Very important to keep yourself engaged and motivated
With friends, really try to be myself
Be willing to be weird
Let people self-select around that (rather than trying to make friends)
Friends give you companionship; common sense of purpose
Important to have positive ties with people even if you’re not “Friends” with a capital F
There’s a severity to starting a religion that’s quite difficult to pull off in the contemporary world
High barriers to entry for starting a religion
“To succeed, you’d have to be somebody who’s not at this talk”
America will have it’s current 2-party system for a long time to come
No major new/3rd party for foreseeable future
Could UBI increase culture/productivity? Future where creativity/culture stems from AI?
In chess, much of creativity stems from chess
Computer-composed music, art aren’t impressive yet; “at some point those molecules will impinge on me”
Guaranteed income could work in smaller markets (Australia; Denmark)

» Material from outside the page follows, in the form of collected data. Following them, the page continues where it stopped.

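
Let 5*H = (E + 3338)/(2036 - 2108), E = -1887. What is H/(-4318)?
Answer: 1451/1554480 ≈ 0.00093343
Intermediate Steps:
H = -1451/360 (H = ((-1887 + 3338)/(2036 - 2108))/5 = (1451/(-72))/5 = (1451*(-1/72))/5 = (⅕)*(-1451/72) = -1451/360 ≈ -4.0306)
H/(-4318) = -1451/360/(-4318) = -1451/360*(-1/4318) = 1451/1554480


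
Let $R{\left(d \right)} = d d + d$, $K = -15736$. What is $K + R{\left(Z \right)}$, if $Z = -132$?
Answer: $1556$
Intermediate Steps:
$R{\left(d \right)} = d + d^{2}$ ($R{\left(d \right)} = d^{2} + d = d + d^{2}$)
$K + R{\left(Z \right)} = -15736 - 132 \left(1 - 132\right) = -15736 - -17292 = -15736 + 17292 = 1556$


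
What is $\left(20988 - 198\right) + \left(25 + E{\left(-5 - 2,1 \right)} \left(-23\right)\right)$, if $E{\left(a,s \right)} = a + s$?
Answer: $20953$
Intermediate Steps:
$\left(20988 - 198\right) + \left(25 + E{\left(-5 - 2,1 \right)} \left(-23\right)\right) = \left(20988 - 198\right) + \left(25 + \left(\left(-5 - 2\right) + 1\right) \left(-23\right)\right) = 20790 + \left(25 + \left(\left(-5 - 2\right) + 1\right) \left(-23\right)\right) = 20790 + \left(25 + \left(-7 + 1\right) \left(-23\right)\right) = 20790 + \left(25 - -138\right) = 20790 + \left(25 + 138\right) = 20790 + 163 = 20953$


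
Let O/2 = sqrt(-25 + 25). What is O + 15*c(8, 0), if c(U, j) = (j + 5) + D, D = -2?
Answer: 45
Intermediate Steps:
c(U, j) = 3 + j (c(U, j) = (j + 5) - 2 = (5 + j) - 2 = 3 + j)
O = 0 (O = 2*sqrt(-25 + 25) = 2*sqrt(0) = 2*0 = 0)
O + 15*c(8, 0) = 0 + 15*(3 + 0) = 0 + 15*3 = 0 + 45 = 45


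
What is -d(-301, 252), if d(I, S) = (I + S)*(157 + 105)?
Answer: 12838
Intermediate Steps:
d(I, S) = 262*I + 262*S (d(I, S) = (I + S)*262 = 262*I + 262*S)
-d(-301, 252) = -(262*(-301) + 262*252) = -(-78862 + 66024) = -1*(-12838) = 12838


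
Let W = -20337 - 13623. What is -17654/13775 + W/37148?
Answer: -280902448/127928425 ≈ -2.1958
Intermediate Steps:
W = -33960
-17654/13775 + W/37148 = -17654/13775 - 33960/37148 = -17654*1/13775 - 33960*1/37148 = -17654/13775 - 8490/9287 = -280902448/127928425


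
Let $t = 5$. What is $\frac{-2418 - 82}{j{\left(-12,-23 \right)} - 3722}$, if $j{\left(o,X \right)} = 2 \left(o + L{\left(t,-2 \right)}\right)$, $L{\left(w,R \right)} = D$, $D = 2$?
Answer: $\frac{1250}{1871} \approx 0.66809$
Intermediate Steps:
$L{\left(w,R \right)} = 2$
$j{\left(o,X \right)} = 4 + 2 o$ ($j{\left(o,X \right)} = 2 \left(o + 2\right) = 2 \left(2 + o\right) = 4 + 2 o$)
$\frac{-2418 - 82}{j{\left(-12,-23 \right)} - 3722} = \frac{-2418 - 82}{\left(4 + 2 \left(-12\right)\right) - 3722} = - \frac{2500}{\left(4 - 24\right) - 3722} = - \frac{2500}{-20 - 3722} = - \frac{2500}{-3742} = \left(-2500\right) \left(- \frac{1}{3742}\right) = \frac{1250}{1871}$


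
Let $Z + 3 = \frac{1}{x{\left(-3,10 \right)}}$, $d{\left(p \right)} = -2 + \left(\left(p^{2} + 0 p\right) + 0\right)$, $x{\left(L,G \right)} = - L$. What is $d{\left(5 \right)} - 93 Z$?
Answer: $271$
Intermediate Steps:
$d{\left(p \right)} = -2 + p^{2}$ ($d{\left(p \right)} = -2 + \left(\left(p^{2} + 0\right) + 0\right) = -2 + \left(p^{2} + 0\right) = -2 + p^{2}$)
$Z = - \frac{8}{3}$ ($Z = -3 + \frac{1}{\left(-1\right) \left(-3\right)} = -3 + \frac{1}{3} = - \frac{8}{3} \approx -2.6667$)
$d{\left(5 \right)} - 93 Z = \left(-2 + 5^{2}\right) - -248 = \left(-2 + 25\right) + 248 = 23 + 248 = 271$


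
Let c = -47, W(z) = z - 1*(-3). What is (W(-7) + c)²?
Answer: 2601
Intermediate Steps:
W(z) = 3 + z (W(z) = z + 3 = 3 + z)
(W(-7) + c)² = ((3 - 7) - 47)² = (-4 - 47)² = (-51)² = 2601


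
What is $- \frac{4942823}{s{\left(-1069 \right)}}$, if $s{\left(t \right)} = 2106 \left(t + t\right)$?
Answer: $\frac{4942823}{4502628} \approx 1.0978$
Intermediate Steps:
$s{\left(t \right)} = 4212 t$ ($s{\left(t \right)} = 2106 \cdot 2 t = 4212 t$)
$- \frac{4942823}{s{\left(-1069 \right)}} = - \frac{4942823}{4212 \left(-1069\right)} = - \frac{4942823}{-4502628} = \left(-4942823\right) \left(- \frac{1}{4502628}\right) = \frac{4942823}{4502628}$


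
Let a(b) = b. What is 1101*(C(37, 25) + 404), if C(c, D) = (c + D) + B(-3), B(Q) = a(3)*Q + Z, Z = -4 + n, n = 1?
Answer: 499854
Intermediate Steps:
Z = -3 (Z = -4 + 1 = -3)
B(Q) = -3 + 3*Q (B(Q) = 3*Q - 3 = -3 + 3*Q)
C(c, D) = -12 + D + c (C(c, D) = (c + D) + (-3 + 3*(-3)) = (D + c) + (-3 - 9) = (D + c) - 12 = -12 + D + c)
1101*(C(37, 25) + 404) = 1101*((-12 + 25 + 37) + 404) = 1101*(50 + 404) = 1101*454 = 499854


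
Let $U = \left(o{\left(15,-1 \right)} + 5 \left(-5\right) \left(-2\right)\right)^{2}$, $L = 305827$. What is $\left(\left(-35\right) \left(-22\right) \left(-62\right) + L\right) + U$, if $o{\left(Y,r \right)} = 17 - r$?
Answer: $262711$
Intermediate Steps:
$U = 4624$ ($U = \left(\left(17 - -1\right) + 5 \left(-5\right) \left(-2\right)\right)^{2} = \left(\left(17 + 1\right) - -50\right)^{2} = \left(18 + 50\right)^{2} = 68^{2} = 4624$)
$\left(\left(-35\right) \left(-22\right) \left(-62\right) + L\right) + U = \left(\left(-35\right) \left(-22\right) \left(-62\right) + 305827\right) + 4624 = \left(770 \left(-62\right) + 305827\right) + 4624 = \left(-47740 + 305827\right) + 4624 = 258087 + 4624 = 262711$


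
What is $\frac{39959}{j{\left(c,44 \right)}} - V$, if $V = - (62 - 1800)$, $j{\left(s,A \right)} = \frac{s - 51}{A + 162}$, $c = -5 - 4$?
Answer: $- \frac{4167917}{30} \approx -1.3893 \cdot 10^{5}$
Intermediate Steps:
$c = -9$ ($c = -5 - 4 = -9$)
$j{\left(s,A \right)} = \frac{-51 + s}{162 + A}$
$V = 1738$ ($V = - (62 - 1800) = \left(-1\right) \left(-1738\right) = 1738$)
$\frac{39959}{j{\left(c,44 \right)}} - V = \frac{39959}{\frac{1}{162 + 44} \left(-51 - 9\right)} - 1738 = \frac{39959}{\frac{1}{206} \left(-60\right)} - 1738 = \frac{39959}{- \frac{30}{103}} - 1738 = 39959 \left(- \frac{103}{30}\right) - 1738 = - \frac{4115777}{30} - 1738 = - \frac{4167917}{30}$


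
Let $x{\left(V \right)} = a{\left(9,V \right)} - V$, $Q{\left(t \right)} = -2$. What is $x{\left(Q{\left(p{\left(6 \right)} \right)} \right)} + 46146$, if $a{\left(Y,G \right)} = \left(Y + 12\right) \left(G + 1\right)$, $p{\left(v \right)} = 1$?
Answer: $46127$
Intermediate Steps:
$a{\left(Y,G \right)} = \left(1 + G\right) \left(12 + Y\right)$ ($a{\left(Y,G \right)} = \left(12 + Y\right) \left(1 + G\right) = \left(1 + G\right) \left(12 + Y\right)$)
$x{\left(V \right)} = 21 + 20 V$ ($x{\left(V \right)} = \left(12 + 9 + 12 V + V 9\right) - V = \left(12 + 9 + 12 V + 9 V\right) - V = \left(21 + 21 V\right) - V = 21 + 20 V$)
$x{\left(Q{\left(p{\left(6 \right)} \right)} \right)} + 46146 = \left(21 + 20 \left(-2\right)\right) + 46146 = \left(21 - 40\right) + 46146 = -19 + 46146 = 46127$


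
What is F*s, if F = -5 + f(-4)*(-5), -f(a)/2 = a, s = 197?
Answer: -8865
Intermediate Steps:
f(a) = -2*a
F = -45 (F = -5 - 2*(-4)*(-5) = -5 + 8*(-5) = -5 - 40 = -45)
F*s = -45*197 = -8865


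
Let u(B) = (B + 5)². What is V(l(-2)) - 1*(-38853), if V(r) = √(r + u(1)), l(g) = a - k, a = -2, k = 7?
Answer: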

Smaller markets; life is less harsh; more collaboration; different work ethic; more cohesion
I’m an American exceptionalism
We have this unique vision: this extreme Puritanism - adopting personal projects that are work-based; obsessively seeing them through in a determined way
That’s extremely special; I never felt that living in New Zealand
“I don’t want it here; I’d rather keep that culture here; I think it’ll do that world more good; don’t think it’ll come here”
Mood affiliation
People who judge arguments by the mood of the argument
Ex: if argument is optimistic, it’s very likely to be correct
Instead: be a strict Bayesian: just b/c mood feels comfortable doesn’t mean it’s right
Lots of contemporary partisan debate is about moods
If someone isn’t condemning something w/right mood, you’ll reject the attached substantive claim (!)
Lots of Marginal Revolution work = teaching myself how to detach; unbundle things
Inter-temporal substitute moods; contain bundles of optimistic/pessimistic, tolerant/intolerant moods at the same time
Bay Area strikes me as having lots of pearl-clutching; perceiving itself as more tolerant than it is; that’s true of both coasts
**All cultures are oblivious**
US coasts think “we’re the cosmopolitan side of American culture
In reality - “You’re a uniquely brilliant, twisted, inward-looking monoculture. And I’m glad you are”
Religion is underrated; ppl in California overrate the efficacy of government
Ppl in Bay/California have unique advantages; you have the cluster; can get away with things like raising the minimum wage; the world isn’t made of clusters like that
*Be careful of overgeneralizing from your experience here*
LA has a sense of cosmopolitan openness; “What’s real there is so phony, what’s phony is so real; it’s always surprising me”
I love their diverse monoculture; “it’s my favorite part of this country” (??!!??)